Niché dans le bocage d'Ille-et-Vilaine, à quelques lieues seulement de Rennes, le château de la Glestière compose un tableau architectural d'une rare cohérence pour l'ouest de la France. Érigé dans le troisième quart du XVIIe siècle, cet ensemble de style Louis XIII a su conserver une unité formelle que bien des demeures contemporaines ont perdue au fil des remaniements successifs. Sa silhouette ordonnée, rythmée par un corps central flanqué de deux ailes sobrement alignées, incarne la retenue aristocratique d'une époque où l'élégance se lisait dans la mesure autant que dans l'ornement. Ce qui distingue véritablement la Glestière, c'est la survie exceptionnelle de ses détails décoratifs. Les épis de poinçon qui couronnent les toitures des pavillons extrêmes ont conservé leurs fleurs de lys à quatre branches, motif héraldique dont la présence sur une demeure privée témoigne d'une proximité revendiquée avec les codes du pouvoir royal. À une époque où Louis XIV redéfinissait la monarchie absolue, arborer la fleur de lys sur ses toits était une déclaration autant qu'une décoration. La façade est réserve une autre surprise : aux angles des pavillons s'élèvent deux petites tourelles dont les toits à l'impériale, coiffés chacun d'un campanile pyramidal, introduisent une verticalité inattendue et presque fantaisiste dans la composition par ailleurs horizontale de l'édifice. Ce jeu entre rigueur classique et fantaisie décorative confère à la Glestière un caractère attachant, à mi-chemin entre la solennité du château de cour et la chaleur de la maison de gentilhomme. Les deux fuies — ces colombiers détachés qui donnent leur nom complet au monument protégé — complètent l'ensemble et rappellent le statut seigneurial de la propriété : seule la noblesse avait le droit d'entretenir des pigeons en Bretagne d'Ancien Régime, et ces tours rondes étaient l'affichage visible d'un privilège. Inscrit aux Monuments Historiques depuis 1969, le domaine de la Glestière représente un jalon précieux pour qui s'intéresse à l'architecture domestique bretonne du Grand Siècle.
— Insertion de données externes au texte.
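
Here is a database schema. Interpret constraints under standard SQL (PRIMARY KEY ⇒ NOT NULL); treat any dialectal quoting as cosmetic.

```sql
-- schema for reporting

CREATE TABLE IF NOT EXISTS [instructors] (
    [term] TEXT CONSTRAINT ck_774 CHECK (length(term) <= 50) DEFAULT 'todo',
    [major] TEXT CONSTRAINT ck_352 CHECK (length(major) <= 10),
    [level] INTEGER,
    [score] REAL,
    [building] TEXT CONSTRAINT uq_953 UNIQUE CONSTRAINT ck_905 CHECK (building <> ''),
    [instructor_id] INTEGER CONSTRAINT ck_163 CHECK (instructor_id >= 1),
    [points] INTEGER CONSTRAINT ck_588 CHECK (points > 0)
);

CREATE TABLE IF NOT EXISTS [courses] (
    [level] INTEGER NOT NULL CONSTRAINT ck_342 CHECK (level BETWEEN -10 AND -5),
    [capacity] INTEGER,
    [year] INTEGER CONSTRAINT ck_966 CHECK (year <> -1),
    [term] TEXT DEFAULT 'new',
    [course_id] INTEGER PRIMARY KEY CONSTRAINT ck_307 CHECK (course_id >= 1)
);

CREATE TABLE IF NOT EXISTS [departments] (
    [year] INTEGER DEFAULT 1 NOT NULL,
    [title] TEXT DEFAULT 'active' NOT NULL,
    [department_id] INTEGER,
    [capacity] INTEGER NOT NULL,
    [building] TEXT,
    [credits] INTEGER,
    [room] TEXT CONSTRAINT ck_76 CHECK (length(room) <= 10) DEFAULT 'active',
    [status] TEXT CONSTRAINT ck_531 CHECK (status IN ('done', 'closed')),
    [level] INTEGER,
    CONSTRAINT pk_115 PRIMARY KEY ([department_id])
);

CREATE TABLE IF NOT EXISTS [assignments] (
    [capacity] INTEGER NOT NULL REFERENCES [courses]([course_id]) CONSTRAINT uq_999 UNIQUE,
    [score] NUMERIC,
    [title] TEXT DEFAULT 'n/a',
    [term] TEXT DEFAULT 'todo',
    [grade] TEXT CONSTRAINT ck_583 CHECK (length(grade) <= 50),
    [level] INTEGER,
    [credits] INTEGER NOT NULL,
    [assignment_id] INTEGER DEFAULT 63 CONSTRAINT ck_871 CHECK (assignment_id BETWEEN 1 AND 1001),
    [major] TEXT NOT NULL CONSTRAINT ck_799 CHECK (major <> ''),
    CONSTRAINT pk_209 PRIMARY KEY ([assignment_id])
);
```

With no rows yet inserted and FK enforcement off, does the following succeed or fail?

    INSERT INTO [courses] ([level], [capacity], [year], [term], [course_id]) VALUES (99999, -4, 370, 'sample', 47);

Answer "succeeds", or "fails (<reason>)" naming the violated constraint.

The value 99999 for level violates CHECK (level BETWEEN -10 AND -5).

fails (CHECK on level)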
Le château de la Glestière adopte le plan tripartite caractéristique de l'architecture Louis XIII : un corps de logis central légèrement dominant encadré par deux ailes non saillantes, l'ensemble formant une composition plane sans avant-cour ni cour d'honneur creusée. Cette planéité assumée, fréquente dans les demeures de la noblesse de province, confère à l'édifice une lisibilité immédiate et une échelle humaine que les grands châteaux à pavillons multiples n'ont pas toujours su préserver. Aux extrémités de chaque aile, des pavillons légèrement marqués viennent rythmer la façade et accentuer la verticalité de la toiture. Les toitures constituent le registre décoratif le plus remarquable de l'édifice. À forte pente, couvertes vraisemblablement en ardoise selon l'usage breton, elles sont surmontées d'épis de poinçon en métal forgé ou en céramique émaillée dont les fleurs de lys à quatre branches ont traversé trois siècles et demi sans perdre leur netteté formelle. Ce type d'épi, courant dans la seconde moitié du XVIIe siècle, est aujourd'hui d'une rareté insigne sur les bâtiments qui l'ont commandé. La façade est présente en outre deux petites tourelles d'angle aux pavillons extrêmes, coiffées de toits à l'impériale — cette forme ovoïde à quatre pans — eux-mêmes surmontés d'un campanile pyramidal dont la silhouette évoque les lanternes de certains hôtels particuliers parisiens. Ce motif introduit une note de fantaisie élégante dans une composition par ailleurs résolument classique. Les deux fuies, composantes nommément protégées par l'inscription, se présentent comme des tours cylindriques à toit conique, implantées à distance raisonnable du logis selon l'usage seigneurial. Leur maçonnerie, probablement en moellon de schiste ou de granite local enduit, s'accorde avec les matériaux de la région rennaise. L'ensemble du domaine compose ainsi une unité architecturale cohérente où le logis noble et ses dépendances fonctionnelles dialoguent dans un rapport d'échelle soigneusement équilibré.